In 2005, the Federal Court of Australia ruled on the Blue Mud Bay case. The issue at stake was whether the Bay's traditional owners could exclude fishermen and others from tidal areas of the claim zone under the Native Title Acts. The court ruled in their favour on the grounds of their continuous association with the land. With 80 percent of their lands now off limits, the angling industry protested. On their behalf, the Territory government, supported by the Federal Government appealed to the High Court.
The Canberra court found in favour of the Yolngu. The High Court decision followed in the logical paths of the Mabo and Wik decisions on native title. The doctrine of “Terra Nullius”, the land without owners, was a myth. Despite the annexation of Australia in 1788, the Colonial Office clearly recognised the Aboriginals retained a proprietorial title to their land which had not been extinguished by the claim of sovereignty.
Mills was keen to make Blue Mud Bay an election issue. Meanwhile Labor, who took the Yolngu to court, wanted to be seen as practical peacemakers.
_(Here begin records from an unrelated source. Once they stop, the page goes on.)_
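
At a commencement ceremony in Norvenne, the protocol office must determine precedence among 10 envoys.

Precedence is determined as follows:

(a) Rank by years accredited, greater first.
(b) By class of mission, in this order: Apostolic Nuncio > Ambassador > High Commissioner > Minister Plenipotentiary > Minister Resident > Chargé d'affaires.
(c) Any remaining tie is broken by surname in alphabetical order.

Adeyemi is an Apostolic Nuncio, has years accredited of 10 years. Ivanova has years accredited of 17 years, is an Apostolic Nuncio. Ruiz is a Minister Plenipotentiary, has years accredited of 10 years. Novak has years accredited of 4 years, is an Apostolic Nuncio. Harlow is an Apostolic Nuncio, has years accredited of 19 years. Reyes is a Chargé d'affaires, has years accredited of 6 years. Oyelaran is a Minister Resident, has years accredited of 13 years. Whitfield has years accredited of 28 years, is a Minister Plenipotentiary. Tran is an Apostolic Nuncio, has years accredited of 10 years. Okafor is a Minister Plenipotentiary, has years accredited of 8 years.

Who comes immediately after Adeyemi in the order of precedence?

By years accredited (higher first): Whitfield (28 years); then Harlow (19 years); then Ivanova (17 years); then Oyelaran (13 years); then Adeyemi, Tran and Ruiz (each 10 years); then Okafor (8 years); then Reyes (6 years); then Novak (4 years).
Among Adeyemi, Tran and Ruiz, by class of mission: Adeyemi and Tran (Apostolic Nuncio) before Ruiz (Minister Plenipotentiary).
Among Adeyemi and Tran, alphabetically by surname: Adeyemi before Tran.
Order: Whitfield, Harlow, Ivanova, Oyelaran, Adeyemi, Tran, Ruiz, Okafor, Reyes, Novak.

Tran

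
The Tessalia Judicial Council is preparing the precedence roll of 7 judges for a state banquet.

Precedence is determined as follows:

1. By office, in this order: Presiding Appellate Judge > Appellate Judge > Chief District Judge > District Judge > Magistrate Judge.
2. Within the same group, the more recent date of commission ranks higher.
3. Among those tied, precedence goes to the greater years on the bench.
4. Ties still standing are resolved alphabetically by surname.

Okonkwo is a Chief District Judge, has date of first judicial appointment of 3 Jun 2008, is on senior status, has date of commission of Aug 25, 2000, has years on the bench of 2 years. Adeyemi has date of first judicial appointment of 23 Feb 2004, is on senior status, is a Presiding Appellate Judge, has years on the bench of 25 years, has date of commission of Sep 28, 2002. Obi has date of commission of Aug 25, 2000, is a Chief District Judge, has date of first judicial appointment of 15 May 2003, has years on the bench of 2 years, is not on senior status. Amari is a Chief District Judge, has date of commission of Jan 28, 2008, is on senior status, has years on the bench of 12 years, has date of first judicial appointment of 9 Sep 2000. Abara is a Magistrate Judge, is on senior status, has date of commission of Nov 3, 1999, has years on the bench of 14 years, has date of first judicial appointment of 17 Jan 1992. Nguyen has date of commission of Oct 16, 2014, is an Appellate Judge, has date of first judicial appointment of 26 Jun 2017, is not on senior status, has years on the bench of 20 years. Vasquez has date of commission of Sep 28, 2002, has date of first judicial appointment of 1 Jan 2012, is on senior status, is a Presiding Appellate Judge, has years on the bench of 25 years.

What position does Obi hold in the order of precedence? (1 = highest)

By office: Adeyemi and Vasquez (Presiding Appellate Judge); then Nguyen (Appellate Judge); then Amari, Obi and Okonkwo (Chief District Judge); then Abara (Magistrate Judge).
Adeyemi and Vasquez both have date of commission Sep 28, 2002, so the next rule applies.
Adeyemi and Vasquez both have years on the bench 25 years, so the next rule applies.
Among Adeyemi and Vasquez, alphabetically by surname: Adeyemi before Vasquez.
Among Amari, Obi and Okonkwo, by date of commission (later first): Amari (Jan 28, 2008) before Obi and Okonkwo (Aug 25, 2000).
Obi and Okonkwo both have years on the bench 2 years, so the next rule applies.
Among Obi and Okonkwo, alphabetically by surname: Obi before Okonkwo.
Order: Adeyemi, Vasquez, Nguyen, Amari, Obi, Okonkwo, Abara. So position 5.

5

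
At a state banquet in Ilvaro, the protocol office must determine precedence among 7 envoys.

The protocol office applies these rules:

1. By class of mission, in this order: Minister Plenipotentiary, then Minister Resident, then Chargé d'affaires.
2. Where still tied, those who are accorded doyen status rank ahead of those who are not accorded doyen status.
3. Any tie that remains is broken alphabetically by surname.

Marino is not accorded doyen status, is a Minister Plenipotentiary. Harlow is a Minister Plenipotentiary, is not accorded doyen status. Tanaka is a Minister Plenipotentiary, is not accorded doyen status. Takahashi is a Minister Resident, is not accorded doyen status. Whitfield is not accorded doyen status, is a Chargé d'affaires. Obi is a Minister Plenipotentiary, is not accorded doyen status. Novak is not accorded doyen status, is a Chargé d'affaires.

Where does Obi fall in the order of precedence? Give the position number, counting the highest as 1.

3

By class of mission: Harlow, Marino, Obi and Tanaka (Minister Plenipotentiary); then Takahashi (Minister Resident); then Novak and Whitfield (Chargé d'affaires).
Harlow, Marino, Obi and Tanaka are each not accorded doyen status, so the next rule applies.
Among Harlow, Marino, Obi and Tanaka, alphabetically by surname: Harlow before Marino before Obi before Tanaka.
Novak and Whitfield are each not accorded doyen status, so the next rule applies.
Among Novak and Whitfield, alphabetically by surname: Novak before Whitfield.
Order: Harlow, Marino, Obi, Tanaka, Takahashi, Novak, Whitfield. So position 3.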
Last week Chief Minister Paul Henderson said it would comply with the High Court ruling but also sought “the capacity for recreational fishermen to go fishing on affected waters without charge or need for an individual fishing permit”. With a narrow win, or a possible hung parliament on the cards, Henderson will need to place great store than ever on “the willingness of Territorians to resolve these matters.”